Mike "Mish" Shedlock

Comments (18)
No. 1-8
Six000mileyear
Six000mileyear

Bitcoin is forming a classic triangle pattern. In currencies and commodities, the advance out of the triangle is the largest move of the larger trend (which began December 2018). Odds favor a price spike or very parabolic trajectory. Central banks won't need to do anything because the Bitcoin bubble will pop.

Herkie
Herkie

Crypto is a fraud and should be outlawed.

Casual_Observer
Casual_Observer

Seems to me bitcoin mirrors interest rate moves fairly well.

BitsellX
BitsellX

Bitcoin is for the most part digital gold equivalent, thus many die-hard aficionados see it as an investment vehicle, not medium of transfer. Unfortunately, this is due to its algorithmic nature that's not actually based on demand, how many'd like to think, fact which advantages whales in spite of the masses.
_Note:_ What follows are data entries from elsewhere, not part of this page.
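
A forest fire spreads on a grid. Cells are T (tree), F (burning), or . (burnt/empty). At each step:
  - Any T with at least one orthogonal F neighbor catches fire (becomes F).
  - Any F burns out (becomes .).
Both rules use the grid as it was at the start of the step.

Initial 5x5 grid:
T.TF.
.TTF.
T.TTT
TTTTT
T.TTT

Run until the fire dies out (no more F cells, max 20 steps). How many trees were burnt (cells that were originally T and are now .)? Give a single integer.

Step 1: +3 fires, +2 burnt (F count now 3)
Step 2: +4 fires, +3 burnt (F count now 4)
Step 3: +3 fires, +4 burnt (F count now 3)
Step 4: +3 fires, +3 burnt (F count now 3)
Step 5: +1 fires, +3 burnt (F count now 1)
Step 6: +2 fires, +1 burnt (F count now 2)
Step 7: +0 fires, +2 burnt (F count now 0)
Fire out after step 7
Initially T: 17, now '.': 24
Total burnt (originally-T cells now '.'): 16

Answer: 16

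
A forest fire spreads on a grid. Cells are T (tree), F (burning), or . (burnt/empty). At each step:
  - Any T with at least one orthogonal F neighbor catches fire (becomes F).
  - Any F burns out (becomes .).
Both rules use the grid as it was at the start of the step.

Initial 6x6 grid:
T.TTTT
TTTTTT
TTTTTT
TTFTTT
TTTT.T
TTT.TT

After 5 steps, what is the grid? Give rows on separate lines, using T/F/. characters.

Step 1: 4 trees catch fire, 1 burn out
  T.TTTT
  TTTTTT
  TTFTTT
  TF.FTT
  TTFT.T
  TTT.TT
Step 2: 8 trees catch fire, 4 burn out
  T.TTTT
  TTFTTT
  TF.FTT
  F...FT
  TF.F.T
  TTF.TT
Step 3: 8 trees catch fire, 8 burn out
  T.FTTT
  TF.FTT
  F...FT
  .....F
  F....T
  TF..TT
Step 4: 6 trees catch fire, 8 burn out
  T..FTT
  F...FT
  .....F
  ......
  .....F
  F...TT
Step 5: 4 trees catch fire, 6 burn out
  F...FT
  .....F
  ......
  ......
  ......
  ....TF

F...FT
.....F
......
......
......
....TF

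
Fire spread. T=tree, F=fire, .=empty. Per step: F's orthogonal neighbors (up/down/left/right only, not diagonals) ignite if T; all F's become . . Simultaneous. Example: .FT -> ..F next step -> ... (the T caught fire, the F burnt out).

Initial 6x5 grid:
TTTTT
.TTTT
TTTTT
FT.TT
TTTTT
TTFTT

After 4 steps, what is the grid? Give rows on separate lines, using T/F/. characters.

Step 1: 6 trees catch fire, 2 burn out
  TTTTT
  .TTTT
  FTTTT
  .F.TT
  FTFTT
  TF.FT
Step 2: 5 trees catch fire, 6 burn out
  TTTTT
  .TTTT
  .FTTT
  ...TT
  .F.FT
  F...F
Step 3: 4 trees catch fire, 5 burn out
  TTTTT
  .FTTT
  ..FTT
  ...FT
  ....F
  .....
Step 4: 4 trees catch fire, 4 burn out
  TFTTT
  ..FTT
  ...FT
  ....F
  .....
  .....

TFTTT
..FTT
...FT
....F
.....
.....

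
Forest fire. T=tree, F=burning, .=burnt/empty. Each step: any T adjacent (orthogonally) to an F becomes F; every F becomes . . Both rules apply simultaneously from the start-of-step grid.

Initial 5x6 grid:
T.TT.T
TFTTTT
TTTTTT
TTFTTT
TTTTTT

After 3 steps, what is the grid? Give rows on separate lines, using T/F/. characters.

Step 1: 7 trees catch fire, 2 burn out
  T.TT.T
  F.FTTT
  TFFTTT
  TF.FTT
  TTFTTT
Step 2: 9 trees catch fire, 7 burn out
  F.FT.T
  ...FTT
  F..FTT
  F...FT
  TF.FTT
Step 3: 6 trees catch fire, 9 burn out
  ...F.T
  ....FT
  ....FT
  .....F
  F...FT

...F.T
....FT
....FT
.....F
F...FT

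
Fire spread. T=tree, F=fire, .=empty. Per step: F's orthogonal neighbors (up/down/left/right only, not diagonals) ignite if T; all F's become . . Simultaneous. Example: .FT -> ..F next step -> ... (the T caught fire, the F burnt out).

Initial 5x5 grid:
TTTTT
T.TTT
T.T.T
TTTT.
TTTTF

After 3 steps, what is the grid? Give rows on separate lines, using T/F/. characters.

Step 1: 1 trees catch fire, 1 burn out
  TTTTT
  T.TTT
  T.T.T
  TTTT.
  TTTF.
Step 2: 2 trees catch fire, 1 burn out
  TTTTT
  T.TTT
  T.T.T
  TTTF.
  TTF..
Step 3: 2 trees catch fire, 2 burn out
  TTTTT
  T.TTT
  T.T.T
  TTF..
  TF...

TTTTT
T.TTT
T.T.T
TTF..
TF...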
That's why we, at BitsellX.com offer small players a browser extension that provides both cheap & fast trading from one crypto to another, but also automatic gauges that any rookie can understand and act fast when trends start to change.

MickLinux
MickLinux

Changing the rules midstream to squash a particular entity is a fraud and should be outlawed. Funny thing, it only happens by the guardians of the law.

BallisticBunny
BallisticBunny

While governments can do things like "ban Bitcoin" or screw with exchange rules on, e.g., KYC/AML, Bitcoin itself doesn't rely on bank-issued contracts on which the rules can be changed arbitrarily. Anyone can (and everyone should) take "physical" possession of what they purchase on exchanges by moving it to keys they personally control. This has been standard practice for years, and the phrase "not your keys, not your Bitcoin" is parroted constantly in the community.

It's not like silver or gold, where paper and derivatives make up the vast majority of volume, and where banks and governments have been manipulating the markets even before the Roman Empire came into existence. It's not like stocks where naked shorting is just a matter of finding a broker who will ignore the borrow rules. And there's no substituting plated tungsten for the real thing.
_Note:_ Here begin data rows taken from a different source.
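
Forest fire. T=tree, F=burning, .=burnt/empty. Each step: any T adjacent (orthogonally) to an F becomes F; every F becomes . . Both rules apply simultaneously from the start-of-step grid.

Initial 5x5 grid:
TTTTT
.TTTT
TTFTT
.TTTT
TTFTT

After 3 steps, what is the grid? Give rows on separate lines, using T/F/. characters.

Step 1: 6 trees catch fire, 2 burn out
  TTTTT
  .TFTT
  TF.FT
  .TFTT
  TF.FT
Step 2: 9 trees catch fire, 6 burn out
  TTFTT
  .F.FT
  F...F
  .F.FT
  F...F
Step 3: 4 trees catch fire, 9 burn out
  TF.FT
  ....F
  .....
  ....F
  .....

TF.FT
....F
.....
....F
.....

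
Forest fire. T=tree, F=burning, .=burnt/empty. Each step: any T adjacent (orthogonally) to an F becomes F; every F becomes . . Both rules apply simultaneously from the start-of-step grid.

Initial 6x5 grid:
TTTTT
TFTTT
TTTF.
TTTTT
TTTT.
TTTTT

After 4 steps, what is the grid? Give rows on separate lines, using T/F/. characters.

Step 1: 7 trees catch fire, 2 burn out
  TFTTT
  F.FFT
  TFF..
  TTTFT
  TTTT.
  TTTTT
Step 2: 9 trees catch fire, 7 burn out
  F.FFT
  ....F
  F....
  TFF.F
  TTTF.
  TTTTT
Step 3: 5 trees catch fire, 9 burn out
  ....F
  .....
  .....
  F....
  TFF..
  TTTFT
Step 4: 4 trees catch fire, 5 burn out
  .....
  .....
  .....
  .....
  F....
  TFF.F

.....
.....
.....
.....
F....
TFF.F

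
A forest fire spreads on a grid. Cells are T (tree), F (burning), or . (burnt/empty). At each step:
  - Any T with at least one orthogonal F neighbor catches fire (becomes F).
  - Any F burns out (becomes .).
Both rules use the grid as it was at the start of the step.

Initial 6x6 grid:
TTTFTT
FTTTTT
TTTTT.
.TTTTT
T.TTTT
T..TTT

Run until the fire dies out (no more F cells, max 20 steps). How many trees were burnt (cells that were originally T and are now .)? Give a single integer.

Step 1: +6 fires, +2 burnt (F count now 6)
Step 2: +6 fires, +6 burnt (F count now 6)
Step 3: +5 fires, +6 burnt (F count now 5)
Step 4: +3 fires, +5 burnt (F count now 3)
Step 5: +4 fires, +3 burnt (F count now 4)
Step 6: +2 fires, +4 burnt (F count now 2)
Step 7: +1 fires, +2 burnt (F count now 1)
Step 8: +0 fires, +1 burnt (F count now 0)
Fire out after step 8
Initially T: 29, now '.': 34
Total burnt (originally-T cells now '.'): 27

Answer: 27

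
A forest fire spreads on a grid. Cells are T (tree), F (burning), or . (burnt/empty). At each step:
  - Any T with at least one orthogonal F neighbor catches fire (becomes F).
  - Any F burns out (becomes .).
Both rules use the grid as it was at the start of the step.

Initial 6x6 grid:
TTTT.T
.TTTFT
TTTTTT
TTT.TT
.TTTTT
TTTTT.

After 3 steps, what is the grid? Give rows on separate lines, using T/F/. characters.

Step 1: 3 trees catch fire, 1 burn out
  TTTT.T
  .TTF.F
  TTTTFT
  TTT.TT
  .TTTTT
  TTTTT.
Step 2: 6 trees catch fire, 3 burn out
  TTTF.F
  .TF...
  TTTF.F
  TTT.FT
  .TTTTT
  TTTTT.
Step 3: 5 trees catch fire, 6 burn out
  TTF...
  .F....
  TTF...
  TTT..F
  .TTTFT
  TTTTT.

TTF...
.F....
TTF...
TTT..F
.TTTFT
TTTTT.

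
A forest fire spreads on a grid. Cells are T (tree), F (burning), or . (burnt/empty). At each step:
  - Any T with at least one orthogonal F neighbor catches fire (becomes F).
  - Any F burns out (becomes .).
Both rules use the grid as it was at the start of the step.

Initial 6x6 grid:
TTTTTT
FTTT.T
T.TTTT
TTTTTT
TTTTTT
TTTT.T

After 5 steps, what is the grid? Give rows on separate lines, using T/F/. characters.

Step 1: 3 trees catch fire, 1 burn out
  FTTTTT
  .FTT.T
  F.TTTT
  TTTTTT
  TTTTTT
  TTTT.T
Step 2: 3 trees catch fire, 3 burn out
  .FTTTT
  ..FT.T
  ..TTTT
  FTTTTT
  TTTTTT
  TTTT.T
Step 3: 5 trees catch fire, 3 burn out
  ..FTTT
  ...F.T
  ..FTTT
  .FTTTT
  FTTTTT
  TTTT.T
Step 4: 5 trees catch fire, 5 burn out
  ...FTT
  .....T
  ...FTT
  ..FTTT
  .FTTTT
  FTTT.T
Step 5: 5 trees catch fire, 5 burn out
  ....FT
  .....T
  ....FT
  ...FTT
  ..FTTT
  .FTT.T

....FT
.....T
....FT
...FTT
..FTTT
.FTT.T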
I don't doubt that governments can and will try to control the market, but they're not going to have a trivial "pass a new rule" way to do it.

JayTe
JayTe

LOL! Yes, changing the investment rules on bitcoin will definitely prevent people from using it as a means of exchange when the dollar and other fiat currencies start blowing up!?! Hmmm, I wonder what those rules could be that could prevent people from buying and selling it without the need of a third party!!! Mish, you do know that one of the properties of bitcoin is that you can exchange them irrespective of the authorities. And there are plenty of ways of anonymising the transactions. I especially like how you picked a tweet from an idiot who has not realised that one of the key attributes of money is its divisibility. I guess the retard has not heard of the relationship between satoshi and bitcoin. It is fascinating that those who purport to favour hard money understand so little about money! Amusing article to say the least...

OWitts
OWitts

Mike, that observation by "Charlsy" and your following comments show ignorance in bitcoin. You do not need to have 1 BTC in order to claim ownership or trade bitcoin. That is the beauty of it. TECHNICALLY SPEAKING Bitcoin is divisible by eight decimal points. 1 satoshi = 0.00000001 BTC. Do the math, at $100,000 per 1 btc you can still buy small amounts per exchanges like Coinbase.